Disappointed in my family.. need advice

K🖤 • Mamma to one adorable little girl and one sweet little boy

Long story alert, but for background purposes: basically when I was 21 I decided to start studying law. I paid for this myself as my parents couldn’t afford to help and I have never held this against them. I worked full time and studied at night.

I’m now 30, married and have a baby on the way. I finished my degree last year June and have just completed my board exams (the last step before I can be admitted as an attorney).

My problem starts here... my mom wasn’t the most involved growing up, she moved cities when I was 8 and started a new life elsewhere and we saw her maybe once a year. When I was 19 she wanted to get more involved in my life, while it was difficult dealing with this at the time, it’s now at a place where we are close (not motherly, but almost like close friends). I have two sisters who I have always thought I was close with but recently I have been questioning this.

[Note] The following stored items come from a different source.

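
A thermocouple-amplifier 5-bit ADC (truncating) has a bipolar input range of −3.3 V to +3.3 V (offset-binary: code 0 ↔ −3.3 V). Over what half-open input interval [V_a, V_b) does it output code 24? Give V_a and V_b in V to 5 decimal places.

LSB = 6.6/2^5 = 206.250 mV.
V_a = V_low + 24·LSB = 1.65 V; V_b = V_low + 25·LSB = 1.85625 V.

[1.65000 V, 1.85625 V)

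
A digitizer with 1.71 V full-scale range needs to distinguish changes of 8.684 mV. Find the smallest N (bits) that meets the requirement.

Number of steps required ≥ 1.71 V / 8.684 mV = 196.91.
Need 2^N ≥ 196.91; 2^7 = 128, 2^8 = 256.
Minimum N = 8.

8 bits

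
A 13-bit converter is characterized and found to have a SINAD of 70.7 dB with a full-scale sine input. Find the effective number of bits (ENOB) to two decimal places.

ENOB = (SINAD − 1.76) / 6.02 = (70.7 − 1.76)/6.02 = 11.452.

11.45 bits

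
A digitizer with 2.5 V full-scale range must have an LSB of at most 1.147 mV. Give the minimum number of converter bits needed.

Number of steps required ≥ 2.5 V / 1.147 mV = 2179.60.
Need 2^N ≥ 2179.60; 2^11 = 2048, 2^12 = 4096.
Minimum N = 12.

12 bits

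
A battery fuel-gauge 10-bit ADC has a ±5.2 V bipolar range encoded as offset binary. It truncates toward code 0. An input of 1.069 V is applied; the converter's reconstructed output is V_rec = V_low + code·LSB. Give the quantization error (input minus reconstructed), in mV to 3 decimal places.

One LSB is 10.4 V / 1024 = 10.156 mV.
Scaled input = 617.2554 LSBs, so code = 617.
Code 617 maps back to (−5.2) + 617×0.0101563 V = 1.0664062 V.
V_in − V_rec = 0.00259375 V = 2.594 mV.

2.594 mV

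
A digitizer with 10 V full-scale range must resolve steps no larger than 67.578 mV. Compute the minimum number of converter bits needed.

8 bits

Number of steps required ≥ 10 V / 67.578 mV = 147.98.
Need 2^N ≥ 147.98; 2^7 = 128, 2^8 = 256.
Minimum N = 8.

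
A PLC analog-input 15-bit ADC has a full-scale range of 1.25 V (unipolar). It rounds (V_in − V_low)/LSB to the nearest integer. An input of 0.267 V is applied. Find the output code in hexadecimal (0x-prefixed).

With 32768 levels over 1.25 V, one step is 38.15 µV.
Input sits at 6999.245 steps above V_low.
So the output code is 6999.
In hexadecimal (0x-prefixed): 0x1B57.

code 0x1B57 (decimal 6999)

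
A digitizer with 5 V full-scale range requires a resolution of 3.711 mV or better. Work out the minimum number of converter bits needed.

11 bits

Number of steps required ≥ 5 V / 3.711 mV = 1347.35.
Need 2^N ≥ 1347.35; 2^10 = 1024, 2^11 = 2048.
Minimum N = 11.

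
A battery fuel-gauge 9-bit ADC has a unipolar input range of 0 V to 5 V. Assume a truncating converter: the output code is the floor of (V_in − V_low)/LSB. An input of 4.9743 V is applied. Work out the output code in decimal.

With 512 levels over 5 V, one step is 9.766 mV.
(4.9743 − 0) / 0.00976562 = 509.368 LSBs.
Floor → code 509.

code 509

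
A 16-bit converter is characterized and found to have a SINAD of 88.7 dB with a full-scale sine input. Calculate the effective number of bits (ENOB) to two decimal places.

ENOB = (SINAD − 1.76) / 6.02 = (88.7 − 1.76)/6.02 = 14.442.

14.44 bits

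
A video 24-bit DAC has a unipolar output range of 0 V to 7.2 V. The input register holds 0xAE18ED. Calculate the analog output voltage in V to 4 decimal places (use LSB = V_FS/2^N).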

Every time they have some urgent issue in their life, I am there for them. I listen and make time and acknowledge their issues and try to offer reasonable advice.

Only when I was in my final year of my studies did my mom and sisters really start taking an interest in what I was studying. Up until then it was barely acknowledged.

When I graduated, I reminded them of my grad day and only then did they send their well wishes.

I wrote my board exams recently and failed one by 2% so the law society gives you ‘one last chance’ to pass by means of an oral exam. I told them about this about two weeks before the oral exam.

The day of the exam came and went (by some miracle I passed) and not one of them sent me a message before hand or after to find out how it went.

Every single member of my husbands family sent me a message.

They still don’t know that I’m now done. And I can’t find it in myself to even tell them. I burst into tears yesterday because over the last year, it feels like they acknowledge my achievements when they need advice only. And I have kept this in so long that I just don’t want to let them in on any personal aspect of my life anymore.

I just don’t know why to do, I’m not sure if confronting them is worth it, or if I should just keep my distance from now on. I’m tired of being there for them to receive nothing in return.

* this isn’t a once of isolated instance, my family have always been a bit like this and I feel like this is the straw braking the camels back.